Saturday, April 20, 2013

Cheerleading is a sport — there I said it

My wife is a pen clicker. Give her a writing instrument with a clicky top and she’ll proceed to hammer away like a madwoman possessed to find out how many clicks it takes to break a pen’s soul.

It grinds my gears.

If she attains a clicky pen in my presence, I do my very best to steal it faster than Kobe can shriek “Ow!” after snapping his Achilles (totally not D’Antoni’s fault, by the way).

When she does something that’s a pet peeve of mine, I take it away from her, in essence, treating my beautiful, smart wife like a 3-year-old. That’s my solution to a problem.

It really grinds her gears.

Solving issues with that kind of methodology might work for domestic home disputes (of a benign nature), but, generally, treating adults like adults is the smartest, least-resistant route when solving a problem.

So here’s a real-world quandary: Is cheerleading a sport?

Type “Is c” into Google and, in all of its suggestive powers, the search engine guesses what you’d like to know ...

Is coffee bad for you?”

(I’ve verified. It’s not.)

Is college worth it?”

(Yep.)

Is coup contagious?”

(I’m far, far too terrified to even Google, “What is coup?”)

The fourth option: "Is cheerleading a sport?”

Yes and no. When cheerleaders are hanging out on a sideline waving glittery pom-poms, smiling and leading cheers, it’s not a sport. Obvious, right?

But there’s this other thing that falls under the umbrella of cheerleading — competitive cheer, which, my friends, is most definitely a sport.

Idaho hosted a dance and cheer state championship last month (Highland won the cheer competition), and that’s a great thing. It means that cheering competitions in this state fall under the National Federation of State High School Associations’ regulations.

Why is that important?

Cheerleading — once an activity where young girls gathered to, yep, you guessed it, lead cheers — has developed so far beyond the simple definition of “an enthusiastic and vocal supporter” that comparing it to what cheerleaders do today is like assuming the landline phone at all resembles a smartphone.
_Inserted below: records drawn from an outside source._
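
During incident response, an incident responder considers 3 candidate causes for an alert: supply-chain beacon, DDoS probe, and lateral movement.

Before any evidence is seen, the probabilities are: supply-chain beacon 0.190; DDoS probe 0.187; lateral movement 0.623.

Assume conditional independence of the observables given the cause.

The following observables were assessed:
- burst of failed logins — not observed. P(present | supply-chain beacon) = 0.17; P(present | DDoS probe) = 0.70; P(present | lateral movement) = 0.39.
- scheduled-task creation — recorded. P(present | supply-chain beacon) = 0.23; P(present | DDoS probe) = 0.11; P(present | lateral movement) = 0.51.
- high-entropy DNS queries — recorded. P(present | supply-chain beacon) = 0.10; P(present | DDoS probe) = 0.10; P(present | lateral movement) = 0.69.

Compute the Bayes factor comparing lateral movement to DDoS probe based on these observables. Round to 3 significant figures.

Take the product of per-observable likelihoods under each hypothesis (using 1 − P(present | H) for each absent observable), then divide.
  lateral movement: (1 − 0.39) × 0.51 × 0.69 = 0.21466
  DDoS probe: (1 − 0.70) × 0.11 × 0.10 = 0.0033
Bayes factor = 0.21466 / 0.0033 ≈ 65.0

65.0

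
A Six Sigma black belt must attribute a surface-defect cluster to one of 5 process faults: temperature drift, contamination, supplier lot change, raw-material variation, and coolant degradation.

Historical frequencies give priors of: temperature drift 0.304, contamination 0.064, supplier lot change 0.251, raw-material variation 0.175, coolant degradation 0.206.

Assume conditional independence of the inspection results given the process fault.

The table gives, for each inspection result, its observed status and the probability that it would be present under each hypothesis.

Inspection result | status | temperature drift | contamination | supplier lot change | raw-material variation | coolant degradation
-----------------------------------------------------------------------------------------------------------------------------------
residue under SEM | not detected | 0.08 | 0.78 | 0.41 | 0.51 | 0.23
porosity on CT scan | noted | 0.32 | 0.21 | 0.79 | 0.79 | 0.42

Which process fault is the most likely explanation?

supplier lot change

By Bayes' rule with conditional independence, the unnormalized weight for each hypothesis is prior × ∏ likelihoods (using 1 − P(present | H) for each absent inspection result):
  temperature drift: 0.304 × (1 − 0.08) × 0.32 = 0.089498
  contamination: 0.064 × (1 − 0.78) × 0.21 = 0.0029568
  supplier lot change: 0.251 × (1 − 0.41) × 0.79 = 0.11699
  raw-material variation: 0.175 × (1 − 0.51) × 0.79 = 0.067742
  coolant degradation: 0.206 × (1 − 0.23) × 0.42 = 0.06662
Normalizing constant Z = 0.089498 + 0.0029568 + 0.11699 + 0.067742 + 0.06662 = 0.34381.
P(temperature drift | evidence) ≈ 0.089498 / 0.34381 ≈ 0.260
P(contamination | evidence) ≈ 0.0029568 / 0.34381 ≈ 0.009
P(supplier lot change | evidence) ≈ 0.11699 / 0.34381 ≈ 0.340
P(raw-material variation | evidence) ≈ 0.067742 / 0.34381 ≈ 0.197
P(coolant degradation | evidence) ≈ 0.06662 / 0.34381 ≈ 0.194
The largest is 0.340, so supplier lot change is most probable.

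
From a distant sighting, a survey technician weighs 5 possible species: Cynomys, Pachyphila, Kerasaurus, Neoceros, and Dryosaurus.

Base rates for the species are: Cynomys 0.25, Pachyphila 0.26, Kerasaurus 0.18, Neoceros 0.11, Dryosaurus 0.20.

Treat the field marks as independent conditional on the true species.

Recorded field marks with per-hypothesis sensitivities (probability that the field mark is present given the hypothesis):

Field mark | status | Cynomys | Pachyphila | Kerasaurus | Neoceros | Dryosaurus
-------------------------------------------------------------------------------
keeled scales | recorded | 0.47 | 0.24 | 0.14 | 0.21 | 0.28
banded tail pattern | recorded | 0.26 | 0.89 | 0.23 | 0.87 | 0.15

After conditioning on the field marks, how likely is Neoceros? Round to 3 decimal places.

For each hypothesis, the unnormalized posterior weight is prior × product of the field mark likelihoods:
  Cynomys: 0.25 × 0.47 × 0.26 = 0.03055
  Pachyphila: 0.26 × 0.24 × 0.89 = 0.055536
  Kerasaurus: 0.18 × 0.14 × 0.23 = 0.005796
  Neoceros: 0.11 × 0.21 × 0.87 = 0.020097
  Dryosaurus: 0.20 × 0.28 × 0.15 = 0.0084
Marginal likelihood of the evidence = 0.12038.
P(Neoceros | evidence) = 0.020097 / 0.12038 ≈ 0.167.

0.167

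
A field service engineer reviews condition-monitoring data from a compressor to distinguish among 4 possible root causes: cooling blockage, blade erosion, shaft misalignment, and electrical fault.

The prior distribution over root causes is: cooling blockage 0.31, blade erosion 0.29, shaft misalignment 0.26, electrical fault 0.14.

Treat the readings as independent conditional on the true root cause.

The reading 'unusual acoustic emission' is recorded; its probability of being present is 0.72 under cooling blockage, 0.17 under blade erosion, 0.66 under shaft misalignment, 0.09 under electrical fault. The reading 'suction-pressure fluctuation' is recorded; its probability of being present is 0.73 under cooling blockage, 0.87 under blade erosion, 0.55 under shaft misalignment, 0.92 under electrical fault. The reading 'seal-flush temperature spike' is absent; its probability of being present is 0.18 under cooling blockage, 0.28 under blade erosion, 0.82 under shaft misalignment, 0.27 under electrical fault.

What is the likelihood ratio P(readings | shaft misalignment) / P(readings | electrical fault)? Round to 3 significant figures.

Take the product of per-reading likelihoods under each hypothesis (using 1 − P(present | H) for each absent reading), then divide.
  shaft misalignment: 0.66 × 0.55 × (1 − 0.82) = 0.06534
  electrical fault: 0.09 × 0.92 × (1 − 0.27) = 0.060444
Bayes factor = 0.06534 / 0.060444 ≈ 1.08

1.08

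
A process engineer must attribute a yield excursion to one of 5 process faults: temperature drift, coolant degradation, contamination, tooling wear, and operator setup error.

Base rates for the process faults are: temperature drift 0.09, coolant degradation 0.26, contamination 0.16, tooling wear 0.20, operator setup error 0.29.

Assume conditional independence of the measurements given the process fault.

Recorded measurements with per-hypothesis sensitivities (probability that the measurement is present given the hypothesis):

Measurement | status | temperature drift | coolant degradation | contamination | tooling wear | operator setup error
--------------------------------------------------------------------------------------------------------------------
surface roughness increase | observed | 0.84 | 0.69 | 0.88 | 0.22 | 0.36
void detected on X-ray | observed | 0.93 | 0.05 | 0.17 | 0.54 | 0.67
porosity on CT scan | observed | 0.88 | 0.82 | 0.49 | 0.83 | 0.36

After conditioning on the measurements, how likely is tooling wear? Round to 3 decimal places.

0.157

Multiply each prior by the joint likelihood of the measurement pattern:
  temperature drift: 0.09 × 0.84 × 0.93 × 0.88 = 0.061871
  coolant degradation: 0.26 × 0.69 × 0.05 × 0.82 = 0.0073554
  contamination: 0.16 × 0.88 × 0.17 × 0.49 = 0.011729
  tooling wear: 0.20 × 0.22 × 0.54 × 0.83 = 0.019721
  operator setup error: 0.29 × 0.36 × 0.67 × 0.36 = 0.025181
The unnormalized weights sum to 0.12586.
P(tooling wear | evidence) = 0.019721 / 0.12586 ≈ 0.157.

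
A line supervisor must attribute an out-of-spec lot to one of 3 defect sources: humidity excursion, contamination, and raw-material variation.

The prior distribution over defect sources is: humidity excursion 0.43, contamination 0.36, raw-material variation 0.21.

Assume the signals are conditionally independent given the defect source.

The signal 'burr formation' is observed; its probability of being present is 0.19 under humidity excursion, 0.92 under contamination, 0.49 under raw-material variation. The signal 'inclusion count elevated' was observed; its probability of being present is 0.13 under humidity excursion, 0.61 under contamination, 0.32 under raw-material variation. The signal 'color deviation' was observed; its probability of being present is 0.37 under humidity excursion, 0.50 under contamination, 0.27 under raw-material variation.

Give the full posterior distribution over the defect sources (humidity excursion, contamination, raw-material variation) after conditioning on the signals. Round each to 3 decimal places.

By Bayes' rule with conditional independence, the unnormalized weight for each hypothesis is prior × ∏ likelihoods:
  humidity excursion: 0.43 × 0.19 × 0.13 × 0.37 = 0.0039298
  contamination: 0.36 × 0.92 × 0.61 × 0.50 = 0.10102
  raw-material variation: 0.21 × 0.49 × 0.32 × 0.27 = 0.0088906
Normalizing constant Z = 0.0039298 + 0.10102 + 0.0088906 = 0.11384.
P(humidity excursion | evidence) = 0.0039298 / 0.11384 ≈ 0.035
P(contamination | evidence) = 0.10102 / 0.11384 ≈ 0.887
P(raw-material variation | evidence) = 0.0088906 / 0.11384 ≈ 0.078

0.035, 0.887, 0.078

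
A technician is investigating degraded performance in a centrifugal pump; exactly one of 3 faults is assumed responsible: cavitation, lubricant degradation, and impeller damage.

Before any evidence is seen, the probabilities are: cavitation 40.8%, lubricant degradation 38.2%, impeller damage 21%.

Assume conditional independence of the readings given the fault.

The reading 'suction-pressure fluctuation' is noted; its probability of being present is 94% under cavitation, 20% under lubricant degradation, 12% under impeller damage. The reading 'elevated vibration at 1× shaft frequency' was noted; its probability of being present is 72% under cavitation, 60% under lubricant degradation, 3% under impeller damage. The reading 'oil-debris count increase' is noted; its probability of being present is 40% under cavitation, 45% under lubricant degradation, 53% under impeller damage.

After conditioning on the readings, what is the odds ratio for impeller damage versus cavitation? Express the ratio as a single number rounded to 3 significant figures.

0.00363

Posterior odds equal prior odds times the likelihood ratio; only the two competing hypotheses matter.
  impeller damage: 0.210 × 0.12 × 0.03 × 0.53 = 0.00040068
  cavitation: 0.408 × 0.94 × 0.72 × 0.40 = 0.11045
Odds(impeller damage : cavitation) = 0.00040068 / 0.11045 ≈ 0.00363.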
There were approximately 600,000 cheerleaders six years and older in 1990. That number skyrocketed to 3.6 million by 2003.

While cheerleading has grown in popularity, so have the number of injuries. In 1980, the US Consumer Product Safety Commission reported 4,954 emergency room visits for cheerleaders.

Seventeen years later, it’s 26,786. According to a November 2012 report from the American Academy of Pediatrics, “The overall risk of injury is lower in cheerleading than in most other sports, the risk of direct catastrophic injury is considerably higher.”

Since cheerleading can lead to lacerated spleens, fractured vertebrae, mangled ankles and concussions, there are those who prefer we never call it a sport. By their estimation, we’d eliminate state cheer competitions and anything else more aggressive than, “Go! Fight! Win!”

But unlike how I deal with my wife and her zeal for clicking pens, simply taking away what makes cheerleading, cheerleading isn’t the solution.

It’s grown and evolved into the sport it is today because young women want to do more than stand on a sideline.

Are some of the stunts and human pyramids dangerous? Unquestionably.

So is flying in Cessna, eating a cheeseburger in a dirty diner and stepping out one’s own front door.  

Instead, IHSAA’s current trend of accepting cheerleading for what it is — a sport — moves us in the right direction, helping ensure cheer competitions are monitored and supervised by qualified and certified coaches.

And the dangerous stunts that generally lead to many of the debilitating injuries are only performed on floors covered with mats. Improve the game, don’t eliminate it.

Don’t take away the pen. Provide one with a cap.